Introduction: Major bleeding remains one of the most frequent complications seen in transcatheter aortic valve implantation (TAVI). The purpose of this study was to evaluate outcomes, trends, and predictors of major bleeding in patients undergoing TAVI.

Methods: We utilized the National Inpatient Sample (NIS) data from the year 2011 to 2018. Baseline characteristics were compared using a Pearsonχ2 test for categorical variables and Mann-Whitney U-Test for continuous variables. A multivariable logistic regression model was used to evaluate predictors of major bleeding. Propensity Matching was done for adjusted analysis to compare outcomes in TAVI with and without major bleeding.

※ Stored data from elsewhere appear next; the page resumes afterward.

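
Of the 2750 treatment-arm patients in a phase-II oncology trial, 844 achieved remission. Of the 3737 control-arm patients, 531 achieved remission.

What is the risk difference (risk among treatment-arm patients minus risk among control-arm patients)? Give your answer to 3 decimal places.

0.165

risk, treatment-arm patients = 844/2750 = 0.3069
risk, control-arm patients = 531/3737 = 0.1421
risk difference = 0.3069 − 0.1421 = 0.165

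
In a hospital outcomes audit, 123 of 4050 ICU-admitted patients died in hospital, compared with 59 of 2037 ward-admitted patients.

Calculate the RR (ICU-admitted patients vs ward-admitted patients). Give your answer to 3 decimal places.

RR ≈ 1.049

risk, ICU-admitted patients = 123/4050 = 0.03037
risk, ward-admitted patients = 59/2037 = 0.02896
RR = 0.03037 / 0.02896 = 1.049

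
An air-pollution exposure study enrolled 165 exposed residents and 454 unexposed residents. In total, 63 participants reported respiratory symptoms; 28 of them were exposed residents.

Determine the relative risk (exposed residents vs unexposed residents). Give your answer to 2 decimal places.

exposed residents without the outcome: 165 − 28 = 137
unexposed residents with the outcome: 63 − 28 = 35
unexposed residents without the outcome: 454 − 35 = 419
risk, exposed residents = 28/165 = 0.1697
risk, unexposed residents = 35/454 = 0.0771
RR = 0.1697 / 0.0771 = 2.20

RR = 2.20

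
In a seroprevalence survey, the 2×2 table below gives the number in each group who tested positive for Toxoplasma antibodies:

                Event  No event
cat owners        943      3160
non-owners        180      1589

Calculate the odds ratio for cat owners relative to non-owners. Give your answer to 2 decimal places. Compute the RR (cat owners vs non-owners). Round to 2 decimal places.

odds, cat owners = 943/3160 = 0.2984
odds, non-owners = 180/1589 = 0.1133
OR = 0.2984 / 0.1133 = 2.63
risk, cat owners = 943/4103 = 0.2298
risk, non-owners = 180/1769 = 0.1018
RR = 0.2298 / 0.1018 = 2.26

OR = 2.63; RR = 2.26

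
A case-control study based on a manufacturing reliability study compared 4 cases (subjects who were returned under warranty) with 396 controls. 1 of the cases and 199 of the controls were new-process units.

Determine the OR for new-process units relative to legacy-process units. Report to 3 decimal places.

OR = (1 × 197) / (199 × 3) = 197/597 ≈ 0.330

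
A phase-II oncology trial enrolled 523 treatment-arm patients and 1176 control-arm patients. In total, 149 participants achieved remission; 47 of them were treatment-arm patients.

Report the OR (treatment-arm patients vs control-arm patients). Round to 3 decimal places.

1.040

treatment-arm patients without the outcome: 523 − 47 = 476
control-arm patients with the outcome: 149 − 47 = 102
control-arm patients without the outcome: 1176 − 102 = 1074
OR = (47 × 1074) / (476 × 102) = 50478/48552 ≈ 1.040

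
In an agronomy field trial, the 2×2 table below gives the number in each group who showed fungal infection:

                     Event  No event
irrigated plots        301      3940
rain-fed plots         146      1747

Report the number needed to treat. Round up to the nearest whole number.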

Results: A total of 215,938 weighted hospitalizations for TAVI were included in the analysis. Of the patient undergoing the procedure, 20,102 (9.3%) had major bleeding and 195,836 (90.7%) patients did not have in-hospital bleeding events. Patients in the major bleeding cohort were older and had greater female gender representation. At baseline patients with thrombocytopenia (Odds Ratio [OR], 1.47[confidence interval (CI), 1.36-1.59]), colon cancer (OR, 1.70[CI, 1.27-2.28]), coagulopathy (OR, 1.17[CI, 1.08-1.27]), liver disease (OR, 1.31[CI, 1.21-1.41]), chronic obstructive pulmonary disease (OR, 1.29[CI, 1.25-1.33]), congestive heart failure (OR, 1.12[CI, 1.08-1.16]), and end-stage renal disease (ESRD) (OR, 1.47[CI, 1.38-1.57]) had higher adjusted rates of major bleeding. The percentage of adjusted in-hospital mortality (14.4% vs. 4.2%, P < 0.01) was significantly higher in the major bleeding group Patients with major bleeding had higher median cost of stay ($235,274 vs. $177,920) and length of stay (7 vs 3 days).

Conclusion: In conclusion, we report that mortality is higher in patients with major bleeding and that baseline comorbidities like ESRD, liver disease, coagulopathy and colonic malignancy are important predictors of this adverse event.